Love it or hate it, the U.S. Mint's forthcoming 3D coin seems to be capturing people's imaginations. And while we previously looked at the cool production methods behind making coins here and here, reader Dan pointed out that we were remiss in not mentioning Don Everhart, the U.S. Mint Sculptor responsible for turning Cassie McDonald's baseball design into reality:
Numismatic website Coin News has a feature up on Everhart, where you can see shots of him sculpting as well as the CNC mill they use to cut the steel blanks.

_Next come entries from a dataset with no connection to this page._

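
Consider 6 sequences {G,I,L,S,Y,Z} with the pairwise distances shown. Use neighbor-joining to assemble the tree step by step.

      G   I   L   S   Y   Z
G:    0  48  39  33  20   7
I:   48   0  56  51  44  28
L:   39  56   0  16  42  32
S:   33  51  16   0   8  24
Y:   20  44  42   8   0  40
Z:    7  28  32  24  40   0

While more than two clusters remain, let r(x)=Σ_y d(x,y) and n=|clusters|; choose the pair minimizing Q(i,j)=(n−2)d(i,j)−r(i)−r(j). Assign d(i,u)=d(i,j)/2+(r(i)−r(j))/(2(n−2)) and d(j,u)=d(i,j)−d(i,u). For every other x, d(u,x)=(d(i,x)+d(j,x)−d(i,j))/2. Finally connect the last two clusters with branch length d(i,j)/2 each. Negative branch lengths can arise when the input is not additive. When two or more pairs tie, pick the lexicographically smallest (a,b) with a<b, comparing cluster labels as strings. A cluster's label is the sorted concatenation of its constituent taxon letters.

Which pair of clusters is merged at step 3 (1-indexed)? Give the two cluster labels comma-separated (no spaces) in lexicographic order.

iteration 1: select S,Y (d=8, Q=-254); attach at lengths (5/4, 27/4); label the merged cluster SY
  updated: d(G,SY)=45/2, d(I,SY)=87/2, d(L,SY)=25, d(SY,Z)=28
iteration 2: select L,SY (d=25, Q=-196); attach at lengths (18, 7); label the merged cluster LSY
  updated: d(G,LSY)=73/4, d(I,LSY)=149/4, d(LSY,Z)=35/2
iteration 3: select G,Z (d=7, Q=-447/4); attach at lengths (139/16, -27/16); label the merged cluster GZ
  updated: d(GZ,I)=69/2, d(GZ,LSY)=115/8
iteration 4: select GZ,I (d=69/2, Q=-689/8); attach at lengths (93/16, 459/16); label the merged cluster GIZ
  updated: d(GIZ,LSY)=137/16
iteration 5: select GIZ,LSY (d=137/16); attach at lengths (137/32, 137/32); label the merged cluster GILSYZ
final tree: (((G:139/16,Z:-27/16):93/16,I:459/16):137/32,(L:18,(S:5/4,Y:27/4):7):137/32)
total length: 1329/16

G,Z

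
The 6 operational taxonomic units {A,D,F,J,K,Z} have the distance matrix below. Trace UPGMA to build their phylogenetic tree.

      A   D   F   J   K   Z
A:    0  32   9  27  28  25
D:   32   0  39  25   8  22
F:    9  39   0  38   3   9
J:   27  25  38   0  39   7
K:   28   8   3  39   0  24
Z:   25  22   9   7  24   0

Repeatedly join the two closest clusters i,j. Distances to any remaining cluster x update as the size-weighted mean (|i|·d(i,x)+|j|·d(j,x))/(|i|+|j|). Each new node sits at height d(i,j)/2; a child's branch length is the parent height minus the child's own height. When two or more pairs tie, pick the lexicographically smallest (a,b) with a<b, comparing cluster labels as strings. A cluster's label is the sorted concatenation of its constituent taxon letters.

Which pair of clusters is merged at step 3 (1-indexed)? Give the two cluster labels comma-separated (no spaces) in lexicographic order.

A,FK

1. join F+K (d=3) ⇒ FK; edges |F|=3/2, |K|=3/2
  updated: d(A,FK)=37/2, d(D,FK)=47/2, d(FK,J)=77/2, d(FK,Z)=33/2
2. join J+Z (d=7) ⇒ JZ; edges |J|=7/2, |Z|=7/2
  updated: d(A,JZ)=26, d(D,JZ)=47/2, d(FK,JZ)=55/2
3. join A+FK (d=37/2) ⇒ AFK; edges |A|=37/4, |FK|=31/4
  updated: d(AFK,D)=79/3, d(AFK,JZ)=27
4. join D+JZ (d=47/2) ⇒ DJZ; edges |D|=47/4, |JZ|=33/4
  updated: d(AFK,DJZ)=241/9
5. join AFK+DJZ (d=241/9) ⇒ ADFJKZ; edges |AFK|=149/36, |DJZ|=59/36
final tree: ((A:37/4,(F:3/2,K:3/2):31/4):149/36,(D:47/4,(J:7/2,Z:7/2):33/4):59/36)
total length: 475/9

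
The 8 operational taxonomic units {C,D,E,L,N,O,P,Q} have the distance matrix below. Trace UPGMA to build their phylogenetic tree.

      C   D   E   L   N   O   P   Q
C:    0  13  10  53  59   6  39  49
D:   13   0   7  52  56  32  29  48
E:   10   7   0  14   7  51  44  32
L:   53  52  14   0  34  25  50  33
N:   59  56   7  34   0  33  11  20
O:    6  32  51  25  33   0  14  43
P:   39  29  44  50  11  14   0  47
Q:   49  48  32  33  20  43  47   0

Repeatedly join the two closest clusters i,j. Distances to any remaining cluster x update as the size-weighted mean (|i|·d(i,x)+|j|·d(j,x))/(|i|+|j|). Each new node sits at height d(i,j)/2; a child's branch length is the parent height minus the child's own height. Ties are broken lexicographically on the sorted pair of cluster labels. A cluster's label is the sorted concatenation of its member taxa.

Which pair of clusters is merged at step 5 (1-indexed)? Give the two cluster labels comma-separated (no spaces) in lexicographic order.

L,Q

1. join C+O (d=6) ⇒ CO; edges |C|=3, |O|=3
  updated: d(CO,D)=45/2, d(CO,E)=61/2, d(CO,L)=39, d(CO,N)=46, d(CO,P)=53/2, d(CO,Q)=46
2. join D+E (d=7) ⇒ DE; edges |D|=7/2, |E|=7/2
  updated: d(CO,DE)=53/2, d(DE,L)=33, d(DE,N)=63/2, d(DE,P)=73/2, d(DE,Q)=40
3. join N+P (d=11) ⇒ NP; edges |N|=11/2, |P|=11/2
  updated: d(CO,NP)=145/4, d(DE,NP)=34, d(L,NP)=42, d(NP,Q)=67/2
4. join CO+DE (d=53/2) ⇒ CDEO; edges |CO|=41/4, |DE|=39/4
  updated: d(CDEO,L)=36, d(CDEO,NP)=281/8, d(CDEO,Q)=43
5. join L+Q (d=33) ⇒ LQ; edges |L|=33/2, |Q|=33/2
  updated: d(CDEO,LQ)=79/2, d(LQ,NP)=151/4
6. join CDEO+NP (d=281/8) ⇒ CDENOP; edges |CDEO|=69/16, |NP|=193/16
  updated: d(CDENOP,LQ)=467/12
7. join CDENOP+LQ (d=467/12) ⇒ CDELNOPQ; edges |CDENOP|=91/48, |LQ|=71/24
final tree: ((((C:3,O:3):41/4,(D:7/2,E:7/2):39/4):69/16,(N:11/2,P:11/2):193/16):91/48,(L:33/2,Q:33/2):71/24)
total length: 4715/48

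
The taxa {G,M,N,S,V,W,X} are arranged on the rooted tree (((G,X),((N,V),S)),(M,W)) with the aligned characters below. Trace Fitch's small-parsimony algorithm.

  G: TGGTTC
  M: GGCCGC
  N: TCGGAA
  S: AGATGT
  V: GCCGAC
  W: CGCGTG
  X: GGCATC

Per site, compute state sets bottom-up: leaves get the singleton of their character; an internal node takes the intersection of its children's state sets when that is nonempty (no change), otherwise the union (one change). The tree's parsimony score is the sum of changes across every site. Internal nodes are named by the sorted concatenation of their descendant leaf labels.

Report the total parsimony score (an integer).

18

site 0, node GX: G={T} ∪ X={G} → {G,T} (+1)
site 0, node NV: N={T} ∪ V={G} → {G,T} (+1)
site 0, node NSV: NV={G,T} ∪ S={A} → {A,G,T} (+1)
site 0, node GNSVX: GX={G,T} ∩ NSV={A,G,T} → {G,T} (+0)
site 0, node MW: M={G} ∪ W={C} → {C,G} (+1)
site 0, node GMNSVWX: GNSVX={G,T} ∩ MW={C,G} → {G} (+0)
site 1, node GX: G={G} ∩ X={G} → {G} (+0)
site 1, node NV: N={C} ∩ V={C} → {C} (+0)
site 1, node NSV: NV={C} ∪ S={G} → {C,G} (+1)
site 1, node GNSVX: GX={G} ∩ NSV={C,G} → {G} (+0)
site 1, node MW: M={G} ∩ W={G} → {G} (+0)
site 1, node GMNSVWX: GNSVX={G} ∩ MW={G} → {G} (+0)
site 2, node GX: G={G} ∪ X={C} → {C,G} (+1)
site 2, node NV: N={G} ∪ V={C} → {C,G} (+1)
site 2, node NSV: NV={C,G} ∪ S={A} → {A,C,G} (+1)
site 2, node GNSVX: GX={C,G} ∩ NSV={A,C,G} → {C,G} (+0)
site 2, node MW: M={C} ∩ W={C} → {C} (+0)
site 2, node GMNSVWX: GNSVX={C,G} ∩ MW={C} → {C} (+0)
site 3, node GX: G={T} ∪ X={A} → {A,T} (+1)
site 3, node NV: N={G} ∩ V={G} → {G} (+0)
site 3, node NSV: NV={G} ∪ S={T} → {G,T} (+1)
site 3, node GNSVX: GX={A,T} ∩ NSV={G,T} → {T} (+0)
site 3, node MW: M={C} ∪ W={G} → {C,G} (+1)
site 3, node GMNSVWX: GNSVX={T} ∪ MW={C,G} → {C,G,T} (+1)
site 4, node GX: G={T} ∩ X={T} → {T} (+0)
site 4, node NV: N={A} ∩ V={A} → {A} (+0)
site 4, node NSV: NV={A} ∪ S={G} → {A,G} (+1)
site 4, node GNSVX: GX={T} ∪ NSV={A,G} → {A,G,T} (+1)
site 4, node MW: M={G} ∪ W={T} → {G,T} (+1)
site 4, node GMNSVWX: GNSVX={A,G,T} ∩ MW={G,T} → {G,T} (+0)
site 5, node GX: G={C} ∩ X={C} → {C} (+0)
site 5, node NV: N={A} ∪ V={C} → {A,C} (+1)
site 5, node NSV: NV={A,C} ∪ S={T} → {A,C,T} (+1)
site 5, node GNSVX: GX={C} ∩ NSV={A,C,T} → {C} (+0)
site 5, node MW: M={C} ∪ W={G} → {C,G} (+1)
site 5, node GMNSVWX: GNSVX={C} ∩ MW={C,G} → {C} (+0)
per-site changes: [4, 1, 3, 4, 3, 3]; total = 18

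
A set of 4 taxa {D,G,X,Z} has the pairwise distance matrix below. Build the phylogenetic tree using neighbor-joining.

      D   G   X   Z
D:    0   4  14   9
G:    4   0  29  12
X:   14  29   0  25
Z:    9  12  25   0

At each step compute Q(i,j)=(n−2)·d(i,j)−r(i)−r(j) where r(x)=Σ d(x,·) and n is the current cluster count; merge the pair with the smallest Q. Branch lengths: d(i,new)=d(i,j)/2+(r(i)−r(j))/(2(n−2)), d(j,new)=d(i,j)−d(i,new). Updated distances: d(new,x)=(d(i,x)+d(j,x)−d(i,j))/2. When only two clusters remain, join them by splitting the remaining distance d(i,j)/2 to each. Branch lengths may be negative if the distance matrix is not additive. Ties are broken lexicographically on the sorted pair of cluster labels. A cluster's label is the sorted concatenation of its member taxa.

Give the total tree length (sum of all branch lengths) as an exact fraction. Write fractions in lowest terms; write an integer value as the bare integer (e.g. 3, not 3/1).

iteration 1: select D,X (d=14, Q=-67); attach at lengths (-13/4, 69/4); label the merged cluster DX
  updated: d(DX,G)=19/2, d(DX,Z)=10
iteration 2: select DX,G (d=19/2, Q=-63/2); attach at lengths (15/4, 23/4); label the merged cluster DGX
  updated: d(DGX,Z)=25/4
iteration 3: select DGX,Z (d=25/4); attach at lengths (25/8, 25/8); label the merged cluster DGXZ
final tree: (((D:-13/4,X:69/4):15/4,G:23/4):25/8,Z:25/8)
total length: 119/4

119/4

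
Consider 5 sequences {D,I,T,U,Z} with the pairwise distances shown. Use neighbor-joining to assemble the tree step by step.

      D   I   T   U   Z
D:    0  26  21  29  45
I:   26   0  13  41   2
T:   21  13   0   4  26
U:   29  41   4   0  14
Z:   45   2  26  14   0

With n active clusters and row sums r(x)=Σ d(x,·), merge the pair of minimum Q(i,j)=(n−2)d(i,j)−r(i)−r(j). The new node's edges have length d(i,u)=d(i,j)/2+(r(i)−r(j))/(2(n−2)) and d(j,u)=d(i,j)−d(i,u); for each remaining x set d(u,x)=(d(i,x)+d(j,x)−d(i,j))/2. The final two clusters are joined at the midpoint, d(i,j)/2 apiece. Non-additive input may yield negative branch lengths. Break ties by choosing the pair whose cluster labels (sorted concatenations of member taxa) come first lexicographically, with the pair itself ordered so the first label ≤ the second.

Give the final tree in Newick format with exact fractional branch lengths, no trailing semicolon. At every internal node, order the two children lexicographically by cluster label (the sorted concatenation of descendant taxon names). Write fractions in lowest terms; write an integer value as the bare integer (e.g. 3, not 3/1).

iteration 1: select I,Z (d=2, Q=-163); attach at lengths (1/6, 11/6); label the merged cluster IZ
  updated: d(D,IZ)=69/2, d(IZ,T)=37/2, d(IZ,U)=53/2
iteration 2: select D,IZ (d=69/2, Q=-95); attach at lengths (37/2, 16); label the merged cluster DIZ
  updated: d(DIZ,T)=5/2, d(DIZ,U)=21/2
iteration 3: select DIZ,T (d=5/2, Q=-17); attach at lengths (9/2, -2); label the merged cluster DITZ
  updated: d(DITZ,U)=6
iteration 4: select DITZ,U (d=6); attach at lengths (3, 3); label the merged cluster DITUZ
final tree: (((D:37/2,(I:1/6,Z:11/6):16):9/2,T:-2):3,U:3)
total length: 45

(((D:37/2,(I:1/6,Z:11/6):16):9/2,T:-2):3,U:3)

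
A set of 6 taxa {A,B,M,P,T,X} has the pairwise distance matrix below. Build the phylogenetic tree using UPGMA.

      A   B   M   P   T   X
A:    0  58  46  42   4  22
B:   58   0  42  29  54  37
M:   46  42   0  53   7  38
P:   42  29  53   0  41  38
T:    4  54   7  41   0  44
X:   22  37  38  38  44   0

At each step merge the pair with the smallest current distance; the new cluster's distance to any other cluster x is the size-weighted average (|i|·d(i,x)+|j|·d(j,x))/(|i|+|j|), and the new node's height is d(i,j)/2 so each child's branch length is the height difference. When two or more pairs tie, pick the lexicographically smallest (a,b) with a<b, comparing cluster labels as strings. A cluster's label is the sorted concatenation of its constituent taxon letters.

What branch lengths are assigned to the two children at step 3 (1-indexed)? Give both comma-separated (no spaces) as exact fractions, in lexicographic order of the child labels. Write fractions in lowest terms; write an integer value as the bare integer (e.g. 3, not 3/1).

29/2,29/2

1. join A+T (d=4) ⇒ AT; edges |A|=2, |T|=2
  updated: d(AT,B)=56, d(AT,M)=53/2, d(AT,P)=83/2, d(AT,X)=33
2. join AT+M (d=53/2) ⇒ AMT; edges |AT|=45/4, |M|=53/4
  updated: d(AMT,B)=154/3, d(AMT,P)=136/3, d(AMT,X)=104/3
3. join B+P (d=29) ⇒ BP; edges |B|=29/2, |P|=29/2
  updated: d(AMT,BP)=145/3, d(BP,X)=75/2
4. join AMT+X (d=104/3) ⇒ AMTX; edges |AMT|=49/12, |X|=52/3
  updated: d(AMTX,BP)=365/8
5. join AMTX+BP (d=365/8) ⇒ ABMPTX; edges |AMTX|=263/48, |BP|=133/16
final tree: ((((A:2,T:2):45/4,M:53/4):49/12,X:52/3):263/48,(B:29/2,P:29/2):133/16)
total length: 2225/24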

As for the rest of us who don't have access to such technology, there are DIY ways to make domed coins: Hobbyists and tinkerers use something called a doming block to hammer coins into sweet bowl shapes. Check out how the woman behind the Epbot "Geekery, Girliness, & Goofing Off" blog turned these pennies into buttons:
A jewelry-making blog called Rings & Things provides more details in their "How to dap and dome metal jewelry" article, where they show you this sweet necklace made from a Canadian penny:
This guy banged quarters into domes to pimp his yo-yo designs:
And Instructables user Seadraggin runs down, step by step, how he turns quarters into snap buttons:
[images via Seadraggin
It's on that last Instructable's comments section that a party-pooper points out the illegality (at least in the U.S.) of all this DIY fun:
Defacement of currency is a violation of Title 18, Section 333 of the United States Code. Under this provision, currency defacement is generally defined as follows: Whoever mutilates, cuts, disfigures, perforates, unites or cements together, or does any other thing to any bank bill, draft, note, or other evidence of debt issued by any national banking association, Federal Reserve Bank, or Federal Reserve System, with intent to render such item(s) unfit to be reissued, shall be fined under this title or imprisoned not more than six months, or both.